For Konzen, he said it was sometimes difficult to be in a school with people having a good idea of what they wanted to do when he didn’t know what he wanted to do.

He spent freshman year and most of sophomore year pursuing the idea of going into mechanical engineering.

“When I went out and actually did an internship on it, I learned that’s not what I want to do — not even one little bit,” he said. “Then it chucked me into the void of ‘what do I want to do?’ And it’s junior year and my plan has been pushed away.”

Konzen said it can be difficult to be at this school and have multiple passions and not know exactly what to pursue because everyone is so driven.

“But it’s actually really great that I figured out what I don’t want to do before I went to school for mechanical engineering and spent four years with expensive tuition figuring out something that I figured out for free here,” he said. “The purpose of Big Picture isn’t to have everything figured out, it’s to have the skills to figure it out when the time is right.”

The students most want the outside community to know that Big Picture isn’t an alternative school. It has the same normal school events like homecoming, sports and prom.

“It’s just a school, but it’s a school for leaders who want to get started and get moving and do things. It’s for people who feel antsy sitting in their seats because the want to go out and make a change and be productive,” Azhar said.

Konzen believes the Big Picture model will be the future of learning for all schools.

“I don’t believe the way we’ve been learning can keep up with the world that we now live in,” Konzen said. “(The Big Picture style) is the future of learning.”

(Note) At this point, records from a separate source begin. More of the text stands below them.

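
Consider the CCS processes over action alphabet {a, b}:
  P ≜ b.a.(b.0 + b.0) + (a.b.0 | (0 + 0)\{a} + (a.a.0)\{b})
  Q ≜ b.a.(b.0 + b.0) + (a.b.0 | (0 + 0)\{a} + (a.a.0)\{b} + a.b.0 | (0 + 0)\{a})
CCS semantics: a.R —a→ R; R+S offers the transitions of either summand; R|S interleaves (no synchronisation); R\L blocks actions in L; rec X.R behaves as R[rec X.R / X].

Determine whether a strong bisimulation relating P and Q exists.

P ~ Q

LTS(P): 8 reachable states
  m0 = b.a.(b.0 + b.0) + (a.b.0 | (0 + 0)\{a} + (a.a.0)\{b}) | -a-> m1, -a-> m2, -b-> m3
  m1 = (a.0)\{b} | -a-> m4
  m2 = b.0 | (0 + 0)\{a} | -b-> m5
  m3 = a.(b.0 + b.0) | -a-> m6
  m4 = 0\{b} | (no moves)
  m5 = 0 | (0 + 0)\{a} | (no moves)
  m6 = b.0 + b.0 | -b-> m7
  m7 = 0 | (no moves)
LTS(Q): 8 reachable states
  n0 = b.a.(b.0 + b.0) + (a.b.0 | (0 + 0)\{a} + (a.a.0)\{b} + a.b.0 | (0 + 0)\{a}) | -a-> n1, -a-> n2, -b-> n3
  n1 = (a.0)\{b} | -a-> n4
  n2 = b.0 | (0 + 0)\{a} | -b-> n5
  n3 = a.(b.0 + b.0) | -a-> n6
  n4 = 0\{b} | (no moves)
  n5 = 0 | (0 + 0)\{a} | (no moves)
  n6 = b.0 + b.0 | -b-> n7
  n7 = 0 | (no moves)
Coarsest stable partition (strong bisimilarity classes):
  B0 = {m0, n0}
  B1 = {m1, n1}
  B2 = {m4, m5, m7, n4, n5, n7}
  B3 = {m3, n3}
  B4 = {m2, m6, n2, n6}
m0 ∈ B0, n0 ∈ B0 → same block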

Through their experiences at Big Picture, students feel excited and well prepared to enter college.

Robinson will be attending the University of Oregon and pursuing a degree in physics. Konzen will be attending Hampshire College in Massachusetts and may pursue photography and psychology. Burckhardt will be attending Hofstra University in Long Island, New York and pursuing entrepreneurship in the business program. Azhar will be attending Santa Monica College for film and television production and will transfer to New York University’s school of arts for directing and writing.